Page principale

LES FIANÇAILLES

 

Dans leur sens courant, les fiançailles sont un accord de principe, entre un homme et une femme, portant sur la conclusion d'un mariage sans qu'un contrat de mariage ne soit établi. Cela ne constitue pas une relation légale qui ferait que la situation des fiancés soit, après les fiançailles, différente de ce qu'elle n'était avant les fiançailles. Après les fiançailles l'homme reste ajnabi (étranger) par rapport à la femme et elle le reste de même par rapport à lui, exactement comme il en était avant cet accord et ce du fait qu'il n'y a rien de plus qu'un accord de mariage, sans que cet accord ne permette aucun contact ou rapport légalement permis.  

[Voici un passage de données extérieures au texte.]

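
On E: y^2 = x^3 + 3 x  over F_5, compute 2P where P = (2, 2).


Doubling: s = (3 x1^2 + a) / (2 y1)
s = (3*2^2 + 3) / (2*2) mod 5 = 0
x3 = s^2 - 2 x1 mod 5 = 0^2 - 2*2 = 1
y3 = s (x1 - x3) - y1 mod 5 = 0 * (2 - 1) - 2 = 3

2P = (1, 3)


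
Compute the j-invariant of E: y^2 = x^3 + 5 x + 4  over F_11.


Delta = -16(4 a^3 + 27 b^2) mod 11 = 4
-1728 * (4 a)^3 = -1728 * (4*5)^3 mod 11 = 8
j = 8 * 4^(-1) mod 11 = 2

j = 2 (mod 11)


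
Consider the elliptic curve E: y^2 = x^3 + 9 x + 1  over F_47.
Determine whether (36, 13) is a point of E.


Check whether y^2 = x^3 + 9 x + 1 (mod 47) for (x, y) = (36, 13).
LHS: y^2 = 13^2 mod 47 = 28
RHS: x^3 + 9 x + 1 = 36^3 + 9*36 + 1 mod 47 = 28
LHS = RHS

Yes, on the curve


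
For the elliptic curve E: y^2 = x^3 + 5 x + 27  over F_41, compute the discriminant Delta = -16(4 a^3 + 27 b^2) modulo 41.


4 a^3 + 27 b^2 = 4*5^3 + 27*27^2 = 500 + 19683 = 20183
Delta = -16 * (20183) = -322928
Delta mod 41 = 29

Delta = 29 (mod 41)


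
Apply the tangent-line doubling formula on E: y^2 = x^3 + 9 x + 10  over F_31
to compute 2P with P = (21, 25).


Doubling: s = (3 x1^2 + a) / (2 y1)
s = (3*21^2 + 9) / (2*25) mod 31 = 13
x3 = s^2 - 2 x1 mod 31 = 13^2 - 2*21 = 3
y3 = s (x1 - x3) - y1 mod 31 = 13 * (21 - 3) - 25 = 23

2P = (3, 23)


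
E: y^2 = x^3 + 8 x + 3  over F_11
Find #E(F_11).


For each x in F_11, count y with y^2 = x^3 + 8 x + 3 mod 11:
  x = 0: RHS = 3, y in [5, 6]  -> 2 point(s)
  x = 1: RHS = 1, y in [1, 10]  -> 2 point(s)
  x = 2: RHS = 5, y in [4, 7]  -> 2 point(s)
  x = 4: RHS = 0, y in [0]  -> 1 point(s)
  x = 5: RHS = 3, y in [5, 6]  -> 2 point(s)
  x = 6: RHS = 3, y in [5, 6]  -> 2 point(s)
  x = 9: RHS = 1, y in [1, 10]  -> 2 point(s)
  x = 10: RHS = 5, y in [4, 7]  -> 2 point(s)
Affine points: 15. Add the point at infinity: total = 16.

#E(F_11) = 16


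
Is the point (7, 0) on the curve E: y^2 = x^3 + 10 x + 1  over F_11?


Check whether y^2 = x^3 + 10 x + 1 (mod 11) for (x, y) = (7, 0).
LHS: y^2 = 0^2 mod 11 = 0
RHS: x^3 + 10 x + 1 = 7^3 + 10*7 + 1 mod 11 = 7
LHS != RHS

No, not on the curve


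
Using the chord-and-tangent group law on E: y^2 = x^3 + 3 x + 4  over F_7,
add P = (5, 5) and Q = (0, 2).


P != Q, so use the chord formula.
s = (y2 - y1) / (x2 - x1) = (4) / (2) mod 7 = 2
x3 = s^2 - x1 - x2 mod 7 = 2^2 - 5 - 0 = 6
y3 = s (x1 - x3) - y1 mod 7 = 2 * (5 - 6) - 5 = 0

P + Q = (6, 0)


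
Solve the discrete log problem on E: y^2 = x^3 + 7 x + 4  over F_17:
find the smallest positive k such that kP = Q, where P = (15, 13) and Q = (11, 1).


Enumerate multiples of P until we hit Q = (11, 1):
  1P = (15, 13)
  2P = (3, 1)
  3P = (0, 2)
  4P = (11, 16)
  5P = (16, 9)
  6P = (2, 3)
  7P = (2, 14)
  8P = (16, 8)
  9P = (11, 1)
Match found at i = 9.

k = 9


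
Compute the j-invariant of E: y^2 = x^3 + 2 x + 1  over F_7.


Delta = -16(4 a^3 + 27 b^2) mod 7 = 1
-1728 * (4 a)^3 = -1728 * (4*2)^3 mod 7 = 1
j = 1 * 1^(-1) mod 7 = 1

j = 1 (mod 7)


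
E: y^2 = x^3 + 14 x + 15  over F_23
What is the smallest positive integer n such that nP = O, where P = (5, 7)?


Compute successive multiples of P until we hit O:
  1P = (5, 7)
  2P = (8, 15)
  3P = (12, 5)
  4P = (15, 9)
  5P = (15, 14)
  6P = (12, 18)
  7P = (8, 8)
  8P = (5, 16)
  ... (continuing to 9P)
  9P = O

ord(P) = 9


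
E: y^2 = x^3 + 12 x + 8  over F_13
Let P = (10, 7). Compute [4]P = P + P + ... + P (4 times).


k = 4 = 100_2 (binary, LSB first: 001)
Double-and-add from P = (10, 7):
  bit 0 = 0: acc unchanged = O
  bit 1 = 0: acc unchanged = O
  bit 2 = 1: acc = O + (10, 6) = (10, 6)

4P = (10, 6)


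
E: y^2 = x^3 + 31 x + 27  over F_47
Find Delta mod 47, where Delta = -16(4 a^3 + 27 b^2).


4 a^3 + 27 b^2 = 4*31^3 + 27*27^2 = 119164 + 19683 = 138847
Delta = -16 * (138847) = -2221552
Delta mod 47 = 44

Delta = 44 (mod 47)


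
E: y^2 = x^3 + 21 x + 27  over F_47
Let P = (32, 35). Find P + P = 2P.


Doubling: s = (3 x1^2 + a) / (2 y1)
s = (3*32^2 + 21) / (2*35) mod 47 = 18
x3 = s^2 - 2 x1 mod 47 = 18^2 - 2*32 = 25
y3 = s (x1 - x3) - y1 mod 47 = 18 * (32 - 25) - 35 = 44

2P = (25, 44)


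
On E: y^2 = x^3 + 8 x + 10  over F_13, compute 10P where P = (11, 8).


k = 10 = 1010_2 (binary, LSB first: 0101)
Double-and-add from P = (11, 8):
  bit 0 = 0: acc unchanged = O
  bit 1 = 1: acc = O + (8, 12) = (8, 12)
  bit 2 = 0: acc unchanged = (8, 12)
  bit 3 = 1: acc = (8, 12) + (12, 1) = (3, 10)

10P = (3, 10)


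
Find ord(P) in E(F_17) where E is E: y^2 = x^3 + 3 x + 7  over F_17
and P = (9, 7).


Compute successive multiples of P until we hit O:
  1P = (9, 7)
  2P = (8, 13)
  3P = (2, 2)
  4P = (2, 15)
  5P = (8, 4)
  6P = (9, 10)
  7P = O

ord(P) = 7


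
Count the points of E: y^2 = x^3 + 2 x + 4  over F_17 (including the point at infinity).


For each x in F_17, count y with y^2 = x^3 + 2 x + 4 mod 17:
  x = 0: RHS = 4, y in [2, 15]  -> 2 point(s)
  x = 2: RHS = 16, y in [4, 13]  -> 2 point(s)
  x = 4: RHS = 8, y in [5, 12]  -> 2 point(s)
  x = 7: RHS = 4, y in [2, 15]  -> 2 point(s)
  x = 10: RHS = 4, y in [2, 15]  -> 2 point(s)
  x = 13: RHS = 0, y in [0]  -> 1 point(s)
  x = 15: RHS = 9, y in [3, 14]  -> 2 point(s)
  x = 16: RHS = 1, y in [1, 16]  -> 2 point(s)
Affine points: 15. Add the point at infinity: total = 16.

#E(F_17) = 16


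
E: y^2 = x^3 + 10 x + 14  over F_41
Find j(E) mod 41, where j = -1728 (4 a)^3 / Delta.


Delta = -16(4 a^3 + 27 b^2) mod 41 = 35
-1728 * (4 a)^3 = -1728 * (4*10)^3 mod 41 = 6
j = 6 * 35^(-1) mod 41 = 40

j = 40 (mod 41)


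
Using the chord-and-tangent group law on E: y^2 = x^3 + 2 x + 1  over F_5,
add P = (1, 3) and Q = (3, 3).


P != Q, so use the chord formula.
s = (y2 - y1) / (x2 - x1) = (0) / (2) mod 5 = 0
x3 = s^2 - x1 - x2 mod 5 = 0^2 - 1 - 3 = 1
y3 = s (x1 - x3) - y1 mod 5 = 0 * (1 - 1) - 3 = 2

P + Q = (1, 2)


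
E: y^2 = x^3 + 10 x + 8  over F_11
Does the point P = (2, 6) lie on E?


Check whether y^2 = x^3 + 10 x + 8 (mod 11) for (x, y) = (2, 6).
LHS: y^2 = 6^2 mod 11 = 3
RHS: x^3 + 10 x + 8 = 2^3 + 10*2 + 8 mod 11 = 3
LHS = RHS

Yes, on the curve


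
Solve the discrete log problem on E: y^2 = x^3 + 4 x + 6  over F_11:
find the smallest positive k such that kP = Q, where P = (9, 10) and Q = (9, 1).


Enumerate multiples of P until we hit Q = (9, 1):
  1P = (9, 10)
  2P = (2, 0)
  3P = (9, 1)
Match found at i = 3.

k = 3


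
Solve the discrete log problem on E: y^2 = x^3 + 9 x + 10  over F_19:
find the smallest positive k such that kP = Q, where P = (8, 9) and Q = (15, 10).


Enumerate multiples of P until we hit Q = (15, 10):
  1P = (8, 9)
  2P = (10, 13)
  3P = (5, 16)
  4P = (3, 11)
  5P = (15, 9)
  6P = (15, 10)
Match found at i = 6.

k = 6


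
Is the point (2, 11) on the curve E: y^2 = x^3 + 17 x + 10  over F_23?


Check whether y^2 = x^3 + 17 x + 10 (mod 23) for (x, y) = (2, 11).
LHS: y^2 = 11^2 mod 23 = 6
RHS: x^3 + 17 x + 10 = 2^3 + 17*2 + 10 mod 23 = 6
LHS = RHS

Yes, on the curve


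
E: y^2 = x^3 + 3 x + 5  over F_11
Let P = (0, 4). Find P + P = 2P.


Doubling: s = (3 x1^2 + a) / (2 y1)
s = (3*0^2 + 3) / (2*4) mod 11 = 10
x3 = s^2 - 2 x1 mod 11 = 10^2 - 2*0 = 1
y3 = s (x1 - x3) - y1 mod 11 = 10 * (0 - 1) - 4 = 8

2P = (1, 8)


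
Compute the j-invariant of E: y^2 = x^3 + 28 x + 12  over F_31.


Delta = -16(4 a^3 + 27 b^2) mod 31 = 1
-1728 * (4 a)^3 = -1728 * (4*28)^3 mod 31 = 2
j = 2 * 1^(-1) mod 31 = 2

j = 2 (mod 31)


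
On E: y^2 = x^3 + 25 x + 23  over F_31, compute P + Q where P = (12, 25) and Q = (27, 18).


P != Q, so use the chord formula.
s = (y2 - y1) / (x2 - x1) = (24) / (15) mod 31 = 14
x3 = s^2 - x1 - x2 mod 31 = 14^2 - 12 - 27 = 2
y3 = s (x1 - x3) - y1 mod 31 = 14 * (12 - 2) - 25 = 22

P + Q = (2, 22)


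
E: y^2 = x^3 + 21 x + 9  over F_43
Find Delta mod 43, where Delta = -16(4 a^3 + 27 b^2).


4 a^3 + 27 b^2 = 4*21^3 + 27*9^2 = 37044 + 2187 = 39231
Delta = -16 * (39231) = -627696
Delta mod 43 = 18

Delta = 18 (mod 43)


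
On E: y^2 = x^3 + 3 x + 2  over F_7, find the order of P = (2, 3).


Compute successive multiples of P until we hit O:
  1P = (2, 3)
  2P = (4, 6)
  3P = (5, 3)
  4P = (0, 4)
  5P = (0, 3)
  6P = (5, 4)
  7P = (4, 1)
  8P = (2, 4)
  ... (continuing to 9P)
  9P = O

ord(P) = 9


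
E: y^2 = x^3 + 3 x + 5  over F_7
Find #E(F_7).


For each x in F_7, count y with y^2 = x^3 + 3 x + 5 mod 7:
  x = 1: RHS = 2, y in [3, 4]  -> 2 point(s)
  x = 4: RHS = 4, y in [2, 5]  -> 2 point(s)
  x = 6: RHS = 1, y in [1, 6]  -> 2 point(s)
Affine points: 6. Add the point at infinity: total = 7.

#E(F_7) = 7


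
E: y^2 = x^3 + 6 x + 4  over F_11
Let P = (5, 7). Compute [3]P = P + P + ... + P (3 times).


k = 3 = 11_2 (binary, LSB first: 11)
Double-and-add from P = (5, 7):
  bit 0 = 1: acc = O + (5, 7) = (5, 7)
  bit 1 = 1: acc = (5, 7) + (4, 9) = (6, 6)

3P = (6, 6)


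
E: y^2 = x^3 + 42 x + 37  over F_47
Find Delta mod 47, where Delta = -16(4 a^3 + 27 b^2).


4 a^3 + 27 b^2 = 4*42^3 + 27*37^2 = 296352 + 36963 = 333315
Delta = -16 * (333315) = -5333040
Delta mod 47 = 3

Delta = 3 (mod 47)


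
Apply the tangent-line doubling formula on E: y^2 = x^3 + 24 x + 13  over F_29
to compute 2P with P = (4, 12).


Doubling: s = (3 x1^2 + a) / (2 y1)
s = (3*4^2 + 24) / (2*12) mod 29 = 3
x3 = s^2 - 2 x1 mod 29 = 3^2 - 2*4 = 1
y3 = s (x1 - x3) - y1 mod 29 = 3 * (4 - 1) - 12 = 26

2P = (1, 26)


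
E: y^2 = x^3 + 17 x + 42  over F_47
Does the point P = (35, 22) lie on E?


Check whether y^2 = x^3 + 17 x + 42 (mod 47) for (x, y) = (35, 22).
LHS: y^2 = 22^2 mod 47 = 14
RHS: x^3 + 17 x + 42 = 35^3 + 17*35 + 42 mod 47 = 37
LHS != RHS

No, not on the curve


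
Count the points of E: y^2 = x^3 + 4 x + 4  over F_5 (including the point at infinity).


For each x in F_5, count y with y^2 = x^3 + 4 x + 4 mod 5:
  x = 0: RHS = 4, y in [2, 3]  -> 2 point(s)
  x = 1: RHS = 4, y in [2, 3]  -> 2 point(s)
  x = 2: RHS = 0, y in [0]  -> 1 point(s)
  x = 4: RHS = 4, y in [2, 3]  -> 2 point(s)
Affine points: 7. Add the point at infinity: total = 8.

#E(F_5) = 8


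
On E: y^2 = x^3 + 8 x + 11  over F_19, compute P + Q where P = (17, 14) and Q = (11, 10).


P != Q, so use the chord formula.
s = (y2 - y1) / (x2 - x1) = (15) / (13) mod 19 = 7
x3 = s^2 - x1 - x2 mod 19 = 7^2 - 17 - 11 = 2
y3 = s (x1 - x3) - y1 mod 19 = 7 * (17 - 2) - 14 = 15

P + Q = (2, 15)


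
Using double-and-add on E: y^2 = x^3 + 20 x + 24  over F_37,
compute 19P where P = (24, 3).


k = 19 = 10011_2 (binary, LSB first: 11001)
Double-and-add from P = (24, 3):
  bit 0 = 1: acc = O + (24, 3) = (24, 3)
  bit 1 = 1: acc = (24, 3) + (19, 23) = (10, 15)
  bit 2 = 0: acc unchanged = (10, 15)
  bit 3 = 0: acc unchanged = (10, 15)
  bit 4 = 1: acc = (10, 15) + (28, 22) = (10, 22)

19P = (10, 22)


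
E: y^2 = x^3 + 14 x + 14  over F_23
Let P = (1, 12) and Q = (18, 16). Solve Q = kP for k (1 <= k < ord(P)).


Enumerate multiples of P until we hit Q = (18, 16):
  1P = (1, 12)
  2P = (11, 2)
  3P = (12, 22)
  4P = (19, 3)
  5P = (9, 15)
  6P = (2, 2)
  7P = (5, 5)
  8P = (10, 21)
  9P = (13, 22)
  10P = (18, 16)
Match found at i = 10.

k = 10


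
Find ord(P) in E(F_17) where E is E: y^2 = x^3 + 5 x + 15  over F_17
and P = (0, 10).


Compute successive multiples of P until we hit O:
  1P = (0, 10)
  2P = (16, 3)
  3P = (16, 14)
  4P = (0, 7)
  5P = O

ord(P) = 5


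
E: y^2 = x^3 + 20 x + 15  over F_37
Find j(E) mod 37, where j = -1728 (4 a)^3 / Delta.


Delta = -16(4 a^3 + 27 b^2) mod 37 = 5
-1728 * (4 a)^3 = -1728 * (4*20)^3 mod 37 = 8
j = 8 * 5^(-1) mod 37 = 9

j = 9 (mod 37)


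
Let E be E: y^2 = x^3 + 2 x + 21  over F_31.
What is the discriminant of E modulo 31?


4 a^3 + 27 b^2 = 4*2^3 + 27*21^2 = 32 + 11907 = 11939
Delta = -16 * (11939) = -191024
Delta mod 31 = 29

Delta = 29 (mod 31)


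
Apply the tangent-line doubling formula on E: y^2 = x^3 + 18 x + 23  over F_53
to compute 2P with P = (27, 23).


Doubling: s = (3 x1^2 + a) / (2 y1)
s = (3*27^2 + 18) / (2*23) mod 53 = 3
x3 = s^2 - 2 x1 mod 53 = 3^2 - 2*27 = 8
y3 = s (x1 - x3) - y1 mod 53 = 3 * (27 - 8) - 23 = 34

2P = (8, 34)


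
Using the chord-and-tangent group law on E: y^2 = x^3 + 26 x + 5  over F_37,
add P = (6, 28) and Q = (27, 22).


P != Q, so use the chord formula.
s = (y2 - y1) / (x2 - x1) = (31) / (21) mod 37 = 5
x3 = s^2 - x1 - x2 mod 37 = 5^2 - 6 - 27 = 29
y3 = s (x1 - x3) - y1 mod 37 = 5 * (6 - 29) - 28 = 5

P + Q = (29, 5)


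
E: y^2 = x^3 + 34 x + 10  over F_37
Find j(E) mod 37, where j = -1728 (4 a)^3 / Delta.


Delta = -16(4 a^3 + 27 b^2) mod 37 = 5
-1728 * (4 a)^3 = -1728 * (4*34)^3 mod 37 = 10
j = 10 * 5^(-1) mod 37 = 2

j = 2 (mod 37)


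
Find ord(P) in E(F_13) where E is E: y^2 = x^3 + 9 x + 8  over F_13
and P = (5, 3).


Compute successive multiples of P until we hit O:
  1P = (5, 3)
  2P = (4, 11)
  3P = (3, 7)
  4P = (9, 5)
  5P = (9, 8)
  6P = (3, 6)
  7P = (4, 2)
  8P = (5, 10)
  ... (continuing to 9P)
  9P = O

ord(P) = 9


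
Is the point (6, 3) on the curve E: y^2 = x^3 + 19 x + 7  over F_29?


Check whether y^2 = x^3 + 19 x + 7 (mod 29) for (x, y) = (6, 3).
LHS: y^2 = 3^2 mod 29 = 9
RHS: x^3 + 19 x + 7 = 6^3 + 19*6 + 7 mod 29 = 18
LHS != RHS

No, not on the curve


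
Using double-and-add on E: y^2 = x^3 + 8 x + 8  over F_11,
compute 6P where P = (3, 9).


k = 6 = 110_2 (binary, LSB first: 011)
Double-and-add from P = (3, 9):
  bit 0 = 0: acc unchanged = O
  bit 1 = 1: acc = O + (8, 10) = (8, 10)
  bit 2 = 1: acc = (8, 10) + (7, 0) = (8, 1)

6P = (8, 1)


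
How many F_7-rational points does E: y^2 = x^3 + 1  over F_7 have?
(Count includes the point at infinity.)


For each x in F_7, count y with y^2 = x^3 + 0 x + 1 mod 7:
  x = 0: RHS = 1, y in [1, 6]  -> 2 point(s)
  x = 1: RHS = 2, y in [3, 4]  -> 2 point(s)
  x = 2: RHS = 2, y in [3, 4]  -> 2 point(s)
  x = 3: RHS = 0, y in [0]  -> 1 point(s)
  x = 4: RHS = 2, y in [3, 4]  -> 2 point(s)
  x = 5: RHS = 0, y in [0]  -> 1 point(s)
  x = 6: RHS = 0, y in [0]  -> 1 point(s)
Affine points: 11. Add the point at infinity: total = 12.

#E(F_7) = 12


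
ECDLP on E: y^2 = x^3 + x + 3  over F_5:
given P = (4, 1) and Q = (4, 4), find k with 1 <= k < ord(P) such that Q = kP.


Enumerate multiples of P until we hit Q = (4, 4):
  1P = (4, 1)
  2P = (1, 0)
  3P = (4, 4)
Match found at i = 3.

k = 3


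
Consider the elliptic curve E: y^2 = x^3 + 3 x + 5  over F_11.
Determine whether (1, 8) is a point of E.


Check whether y^2 = x^3 + 3 x + 5 (mod 11) for (x, y) = (1, 8).
LHS: y^2 = 8^2 mod 11 = 9
RHS: x^3 + 3 x + 5 = 1^3 + 3*1 + 5 mod 11 = 9
LHS = RHS

Yes, on the curve


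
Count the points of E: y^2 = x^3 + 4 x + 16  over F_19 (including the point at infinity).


For each x in F_19, count y with y^2 = x^3 + 4 x + 16 mod 19:
  x = 0: RHS = 16, y in [4, 15]  -> 2 point(s)
  x = 3: RHS = 17, y in [6, 13]  -> 2 point(s)
  x = 4: RHS = 1, y in [1, 18]  -> 2 point(s)
  x = 5: RHS = 9, y in [3, 16]  -> 2 point(s)
  x = 6: RHS = 9, y in [3, 16]  -> 2 point(s)
  x = 7: RHS = 7, y in [8, 11]  -> 2 point(s)
  x = 8: RHS = 9, y in [3, 16]  -> 2 point(s)
  x = 10: RHS = 11, y in [7, 12]  -> 2 point(s)
  x = 11: RHS = 4, y in [2, 17]  -> 2 point(s)
  x = 12: RHS = 6, y in [5, 14]  -> 2 point(s)
  x = 13: RHS = 4, y in [2, 17]  -> 2 point(s)
  x = 14: RHS = 4, y in [2, 17]  -> 2 point(s)
  x = 17: RHS = 0, y in [0]  -> 1 point(s)
  x = 18: RHS = 11, y in [7, 12]  -> 2 point(s)
Affine points: 27. Add the point at infinity: total = 28.

#E(F_19) = 28


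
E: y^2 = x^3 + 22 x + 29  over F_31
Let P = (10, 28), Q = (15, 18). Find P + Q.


P != Q, so use the chord formula.
s = (y2 - y1) / (x2 - x1) = (21) / (5) mod 31 = 29
x3 = s^2 - x1 - x2 mod 31 = 29^2 - 10 - 15 = 10
y3 = s (x1 - x3) - y1 mod 31 = 29 * (10 - 10) - 28 = 3

P + Q = (10, 3)


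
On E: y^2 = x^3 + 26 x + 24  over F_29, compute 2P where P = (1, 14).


Doubling: s = (3 x1^2 + a) / (2 y1)
s = (3*1^2 + 26) / (2*14) mod 29 = 0
x3 = s^2 - 2 x1 mod 29 = 0^2 - 2*1 = 27
y3 = s (x1 - x3) - y1 mod 29 = 0 * (1 - 27) - 14 = 15

2P = (27, 15)


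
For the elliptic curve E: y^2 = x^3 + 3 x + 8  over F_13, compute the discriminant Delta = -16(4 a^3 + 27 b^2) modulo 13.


4 a^3 + 27 b^2 = 4*3^3 + 27*8^2 = 108 + 1728 = 1836
Delta = -16 * (1836) = -29376
Delta mod 13 = 4

Delta = 4 (mod 13)


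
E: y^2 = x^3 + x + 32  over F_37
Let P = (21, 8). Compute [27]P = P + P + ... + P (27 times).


k = 27 = 11011_2 (binary, LSB first: 11011)
Double-and-add from P = (21, 8):
  bit 0 = 1: acc = O + (21, 8) = (21, 8)
  bit 1 = 1: acc = (21, 8) + (23, 30) = (3, 5)
  bit 2 = 0: acc unchanged = (3, 5)
  bit 3 = 1: acc = (3, 5) + (17, 35) = (8, 16)
  bit 4 = 1: acc = (8, 16) + (28, 21) = (8, 21)

27P = (8, 21)


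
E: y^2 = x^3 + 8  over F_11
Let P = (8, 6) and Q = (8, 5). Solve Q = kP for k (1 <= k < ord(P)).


Enumerate multiples of P until we hit Q = (8, 5):
  1P = (8, 6)
  2P = (9, 0)
  3P = (8, 5)
Match found at i = 3.

k = 3


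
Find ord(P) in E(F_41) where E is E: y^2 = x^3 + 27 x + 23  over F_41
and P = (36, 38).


Compute successive multiples of P until we hit O:
  1P = (36, 38)
  2P = (12, 5)
  3P = (25, 13)
  4P = (16, 0)
  5P = (25, 28)
  6P = (12, 36)
  7P = (36, 3)
  8P = O

ord(P) = 8


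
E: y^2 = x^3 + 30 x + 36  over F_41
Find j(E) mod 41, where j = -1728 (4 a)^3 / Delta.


Delta = -16(4 a^3 + 27 b^2) mod 41 = 10
-1728 * (4 a)^3 = -1728 * (4*30)^3 mod 41 = 39
j = 39 * 10^(-1) mod 41 = 8

j = 8 (mod 41)


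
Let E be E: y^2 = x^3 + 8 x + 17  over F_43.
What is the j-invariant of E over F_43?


Delta = -16(4 a^3 + 27 b^2) mod 43 = 22
-1728 * (4 a)^3 = -1728 * (4*8)^3 mod 43 = 27
j = 27 * 22^(-1) mod 43 = 11

j = 11 (mod 43)


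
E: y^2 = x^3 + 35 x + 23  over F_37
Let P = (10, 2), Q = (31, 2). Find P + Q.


P != Q, so use the chord formula.
s = (y2 - y1) / (x2 - x1) = (0) / (21) mod 37 = 0
x3 = s^2 - x1 - x2 mod 37 = 0^2 - 10 - 31 = 33
y3 = s (x1 - x3) - y1 mod 37 = 0 * (10 - 33) - 2 = 35

P + Q = (33, 35)


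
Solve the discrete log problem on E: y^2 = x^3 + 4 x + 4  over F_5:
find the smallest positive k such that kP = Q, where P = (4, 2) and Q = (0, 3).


Enumerate multiples of P until we hit Q = (0, 3):
  1P = (4, 2)
  2P = (1, 2)
  3P = (0, 3)
Match found at i = 3.

k = 3


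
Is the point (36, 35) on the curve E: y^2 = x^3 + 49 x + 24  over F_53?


Check whether y^2 = x^3 + 49 x + 24 (mod 53) for (x, y) = (36, 35).
LHS: y^2 = 35^2 mod 53 = 6
RHS: x^3 + 49 x + 24 = 36^3 + 49*36 + 24 mod 53 = 2
LHS != RHS

No, not on the curve


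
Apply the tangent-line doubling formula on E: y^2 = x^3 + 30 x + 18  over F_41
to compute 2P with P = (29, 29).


Doubling: s = (3 x1^2 + a) / (2 y1)
s = (3*29^2 + 30) / (2*29) mod 41 = 32
x3 = s^2 - 2 x1 mod 41 = 32^2 - 2*29 = 23
y3 = s (x1 - x3) - y1 mod 41 = 32 * (29 - 23) - 29 = 40

2P = (23, 40)


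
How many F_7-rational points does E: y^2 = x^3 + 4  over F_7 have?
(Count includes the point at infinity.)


For each x in F_7, count y with y^2 = x^3 + 0 x + 4 mod 7:
  x = 0: RHS = 4, y in [2, 5]  -> 2 point(s)
Affine points: 2. Add the point at infinity: total = 3.

#E(F_7) = 3


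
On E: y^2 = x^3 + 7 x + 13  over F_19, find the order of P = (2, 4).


Compute successive multiples of P until we hit O:
  1P = (2, 4)
  2P = (15, 15)
  3P = (8, 7)
  4P = (14, 9)
  5P = (7, 5)
  6P = (7, 14)
  7P = (14, 10)
  8P = (8, 12)
  ... (continuing to 11P)
  11P = O

ord(P) = 11


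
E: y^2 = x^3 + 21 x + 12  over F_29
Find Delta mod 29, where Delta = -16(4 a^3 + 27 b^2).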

A la lumière de ces considérations, toutes les réserves légales concernant la réunion seul à seul des deux fiancés sont valides après les fiançailles comme elles l'étaient avant. Pour cette raison, si les deux parties veulent vivre une expérience de profonde connaissance mutuelle, à travers laquelle chacun d'eux puisse-t-il s'ouvrir aux spécificités de l'autre, sur les plans psychologiques, moraux et pratiques, il est nécessaire pour elles de procéder à la conclusion d'un contrat légal. Ce contrat légal peut être un contrat de mariage temporaire, selon les conditions en vigueur, pour ceux qui croient à la légalité d'un tel mariage, ou un contrat de mariage permanent selon les conditions légales de ce mariage. Si les deux parties veulent que l'affaire prenne une forme différente, il leur est possible aussi de conclure un contrat de mariage permanent qui constitue un passage à un autre mariage permanent. Ce sont là les seuls moyens qui permettraient aux deux fiancés de se rencontrer et de se contacter sans entraves et sans s'exposer à des problèmes légaux dans ce domaine. Dans cette situation et conformément au contrat de mariage, la fiancée a la statut de l'épouse dans tous les sens du mot. De son côté, le fiancé a le statut de l'époux, dans tous les sens du mot. Il est seulement possible de poser des conditions implicites au contrat de mariage qui ne donnent pas à l'homme, durant la période fixée, le droit de jouir physiquement de sa femme sous aucunes des formes courantes et reconnues dans ce domaine. La femme a le droit de poser cette condition implicite comme elle peut y renoncer après l'avoir posée. En y renonçant, le contrat devient celui d'un mariage légal sans réserves aucunes, en ce qui concerne les affaires de la jouissance physique. 

Il existe un point de vue jurisprudentiel qu'affirme as-Sayyid al-Khu'i et qui dit que –durant la période du contrat de mariage séparant le moment de la conclusion du contrat de celui du début de la vie commune dans la maison conjugale- l'homme n'a pas l'obligation d'entretenir financièrement celle qu'on appelle sa fiancée ou son épouse. L'entretien financier n'est pas obligatoire durant cette période, car il existe une condition implicite en vertu de laquelle la prise en charge financière ne commence qu'après le début de la vie commune dans la maison conjugale. Cela se passe, bien sûr, dans la société où cette condition est en vigueur. Quant aux sociétés qui ne connaissent pas ce genre de conditions, les réserves mentionnées plus haut peuvent ne pas exister. L'important est que le contrat de mariage fasse des deux parties deux époux au plein sens du mot et selon les conditions posées par chacun à l'encontre de l'autre, que ces conditions soient implicites et reconnues par les deux parties en vertu d'un accord, ou acceptées par elles conformément à une règle ou à un contrat, même si celui-ci ne stipule aucune sanction en cas de transgression ou d'atteinte portée par l'une ou l'autre partie au contenu de l'accord. Il est tout à fait possible que la femme abandonne les conditions qu'elle avait posées. Même si les parents de l'épouse posent une condition que cette dernière abandonne par la suite, ceux-là n'ont pas le droit de s'y opposer même si cette condition est en rapport avec la dot fixée lors de la conclusion du contrat de mariage.